主人公はくじ引きで決めようと提案しますが、チア経験者であるチームリーダーは「10人でお互いに投票し合って得票数で決めるね」と、半ば強引にすすめてしまいます。主人公も、それ以上反論することはできません。
実は立候補した人のうち、リーダー含む8人は仲良しグループ。クラス替えで、途中からグループの女子と仲良くなった主人公は不利な立場でした。
投票ののち、授業中にリーダーの女子生徒から渡された手紙には、「ごめんね」の文字。主人公の落選を伝える手紙でした。
≪仕方のないこと わかってはいても 不公平感による悔しさと 劣等感が残った≫
チアガールに選ばれなかった主人公は、徐々にグループ内でも疎外感や居所のなさを感じ始めます。選ばれた生徒と自分を比べては卑屈な気持ちになってしまい、グループを離れ、別の友だちと行動するようになります。
そんななか、ある出来事が起こるのでしたーー。
「みんなチアになりたかった」は作者の小柳さんの実際の経験を描いたものです。小柳さんは、会計関連会社に勤めるかたわら、コルクBooksを中心に漫画家として活動しています。
「チアガールには憧れていたんですが、私は目立つタイプじゃなかったので、実際は『なりたい』と言うのがおこがましいくらいでした」
こう話す小柳さんの背景には、高校での「つまずき」が影響していました。
中学校の頃、小柳さんのテストの成績はいつも上位。周囲の期待に応えたい一心だったといいます。ところが、高校に入ると全く違う世界が広がっていたのです。
当初、小柳さんは理系クラスに在籍していましたが、進学校のレベルは想像以上でした。物理のテストで0点をとったことをきっかけに、勉強に対する自信をなくし、高校3年生になるとき、理系から文系クラスに変更することを決めます。
しかし、文転した後も、心が休まるときはありません。
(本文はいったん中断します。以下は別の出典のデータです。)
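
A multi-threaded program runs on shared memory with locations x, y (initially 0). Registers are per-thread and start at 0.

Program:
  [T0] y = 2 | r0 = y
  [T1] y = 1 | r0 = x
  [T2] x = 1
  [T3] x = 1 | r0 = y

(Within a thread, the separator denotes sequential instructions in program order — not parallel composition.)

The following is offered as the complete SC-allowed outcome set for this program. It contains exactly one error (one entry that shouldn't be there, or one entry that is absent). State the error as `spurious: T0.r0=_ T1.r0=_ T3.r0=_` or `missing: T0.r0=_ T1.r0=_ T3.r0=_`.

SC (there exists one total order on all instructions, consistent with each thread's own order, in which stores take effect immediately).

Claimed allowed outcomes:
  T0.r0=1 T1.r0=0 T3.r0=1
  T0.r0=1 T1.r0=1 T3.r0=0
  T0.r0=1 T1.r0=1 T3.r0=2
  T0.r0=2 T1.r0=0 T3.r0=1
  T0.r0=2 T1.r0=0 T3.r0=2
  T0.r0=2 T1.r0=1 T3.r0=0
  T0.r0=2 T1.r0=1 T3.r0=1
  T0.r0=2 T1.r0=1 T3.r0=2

outcome vector order: (T0.r0,T1.r0,T3.r0)
under SC → <1 0 1>, <1 1 0>, <1 1 1>, <1 1 2>, <2 0 1>, <2 0 2>, <2 1 0>, <2 1 1>, <2 1 2>
SC∖claimed = {<1 1 1>}

missing: T0.r0=1 T1.r0=1 T3.r0=1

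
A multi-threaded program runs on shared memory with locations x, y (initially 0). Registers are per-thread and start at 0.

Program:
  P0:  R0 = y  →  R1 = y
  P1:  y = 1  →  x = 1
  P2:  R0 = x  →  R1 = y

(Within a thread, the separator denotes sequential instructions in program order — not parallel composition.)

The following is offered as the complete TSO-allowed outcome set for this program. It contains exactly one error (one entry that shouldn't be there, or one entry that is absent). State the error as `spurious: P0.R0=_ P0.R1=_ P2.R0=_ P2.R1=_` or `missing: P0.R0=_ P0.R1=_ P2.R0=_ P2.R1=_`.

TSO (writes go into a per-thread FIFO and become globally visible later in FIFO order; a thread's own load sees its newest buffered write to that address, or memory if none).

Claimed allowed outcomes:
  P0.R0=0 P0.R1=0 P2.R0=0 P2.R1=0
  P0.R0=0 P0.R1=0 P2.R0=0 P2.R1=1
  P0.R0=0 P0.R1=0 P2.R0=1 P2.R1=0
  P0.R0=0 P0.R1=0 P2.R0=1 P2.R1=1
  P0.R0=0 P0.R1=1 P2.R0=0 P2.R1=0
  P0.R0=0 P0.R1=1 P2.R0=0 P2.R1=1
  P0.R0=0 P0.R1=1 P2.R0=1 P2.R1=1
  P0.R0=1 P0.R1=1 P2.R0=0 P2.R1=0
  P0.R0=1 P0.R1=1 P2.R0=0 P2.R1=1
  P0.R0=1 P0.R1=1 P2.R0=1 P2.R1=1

spurious: P0.R0=0 P0.R1=0 P2.R0=1 P2.R1=0

outcome vector order: (P0.R0,P0.R1,P2.R0,P2.R1)
TSO: 9 outcomes — {0/0/0/0 0/0/0/1 0/0/1/1 0/1/0/0 0/1/0/1 0/1/1/1 1/1/0/0 1/1/0/1 1/1/1/1}
claimed∖TSO = {0/0/1/0}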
すでに文系クラスでできあがっていたコミュニティに溶け込むことに必死で、気持ちをすり減らしていました。
気づくと、「私は頭がいい訳じゃないし、特別モテるタイプでもないし、美術部で運動もできない」と、自分のできないところしか見えなくなってしまいました。
3話目を更新しました。
— 小柳かおり@漫画家&働き女子 (@kaokaokaoriri) July 29, 2018
登校拒否気味でなんとか卒業した高校。物理は0点でも好きなことを仕事にすればいいと思いました。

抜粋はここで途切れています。